Quelque chose prend. L’université rouennaise s’inscrit un peu plus fortement dans le mouvement qui touche plusieurs villes de France. Les jeunes comptent désormais sur un engagement de plus en plus fort des cheminots, présents par le biais d’une délégation, mais aussi des enseignants, venus plus nombreux que la semaine passée. L’un d’entre eux précise :

En plus du département de sociologie, ceux d’informatique, de biologie et de sciences de l’éducation ont voté une mention pour s’opposer à Parcoursup et ne pas se présenter aux commissions de sélection.Vous n’êtes pas seuls contre le dictat du gouvernement.

Pour faire peser les revendications étudiantes, la proposition d’occuper les salles pour créer une université libre proposant un ensemble de cours, de débats et de conférences alternatives, a été retenue à l’unanimité, plutôt que le blocage pur et dur. Les protestataires expliquent :

Face au projet de restriction d’accès à l’université, nous devons répondre au pouvoir par la seule chose qu’il peut craindre : un peuple uni et instruit de ses abus.

Afin d’accompagner cette action, les personnes mobilisées vont devoir gonfler leurs rangs. L’incertitude règne toujours chez de nombreux jeunes qui ne comprennent pas les tenants et les aboutissants de cette protestation. « Il faut que les personnes qui ne sont pas informées de ce qui se joue obtiennent les clés pour décider de se mobiliser ou non », souligne un étudiant soucieux d’élargir le mouvement.
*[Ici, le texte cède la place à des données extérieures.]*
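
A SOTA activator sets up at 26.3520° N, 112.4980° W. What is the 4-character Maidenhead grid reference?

DL36

Shift to the Maidenhead origin (180°W, 90°S): lon 67.50, lat 116.35.
Field (20°×10°, letters A–R): lon ⌊67.50/20⌋ = 3 → D; lat ⌊116.35/10⌋ = 11 → L.
Square (2°×1°, digits 0–9): lon ⌊7.50/2⌋ = 3; lat ⌊6.35/1⌋ = 6.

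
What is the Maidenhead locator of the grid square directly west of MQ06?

LQ96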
Dans cette optique, une distribution de tracts va être effectuée au niveau d’un barrage filtrant sur le parking de la faculté à Mont-Saint-Aignan. « Une solution simple pour convaincre des gens autour de vous est de partager la page Facebook du mouvement« , souligne un membre du comité de mobilisation. Mardi 10 avril au matin, il va aussi être proposé aux enseignants, mobilisés en AG, de lire un message de sensibilisation sur la réforme et sur les différentes luttes lancées dans le pays à leurs étudiants au début de chacun de leur cours. 

Rester unis

Certaines inquiétudes viennent alimenter le débat au fil des discussions. Notamment celle d’un accaparement du mouvement par des jeunes syndiqués et affiliés à des partis politiques. Des membres du comité de mobilisation essaient de la gommer : « Ce comité est ouvert à tous et au plus grand nombre. Je n’ai pas d’étiquette. Je suis juste là pour défendre mon avenir », souligne une des participantes.
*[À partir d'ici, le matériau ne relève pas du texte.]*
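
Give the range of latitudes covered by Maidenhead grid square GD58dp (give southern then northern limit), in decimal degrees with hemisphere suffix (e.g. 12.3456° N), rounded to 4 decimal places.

Field G=6, D=3: +6·20° lon, +3·10° lat → SW at lon -60°, lat -60°.
Square 5, 8: +5·2° lon, +8·1° lat → SW at lon -50°, lat -52°.
Subsquare d=3, p=15: +3·0.0833333° lon, +15·0.0416667° lat → SW at lon -49.75°, lat -51.375°.
Cell spans 0.0833333° lon × 0.0416667° lat.
south 51.3750° S, north 51.3333° S.

51.3750° S, 51.3333° S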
Un cheminot recadre le débat :  « Les AG doivent être souveraines, pas les organisations syndicales. C’est ici que doit se décider la marche à suivre. Il ne faut pas céder aux querelles et rester unis. Si on perd cette bagarre, c’est toutes les générations qui vont morfler. Hors de question. »

La peur des violences trottent aussi au coin de certaines têtes. Au moment où les étudiants rouennais échangent dans cet amphi, d’autres se font gazer à Nanterre, après avoir décider d’occuper leurs salles. Face à cela, un enseignant à un message clair : si le president d’université fait usage de la force en appelant les CRS, « ce sera le point de non-retour. »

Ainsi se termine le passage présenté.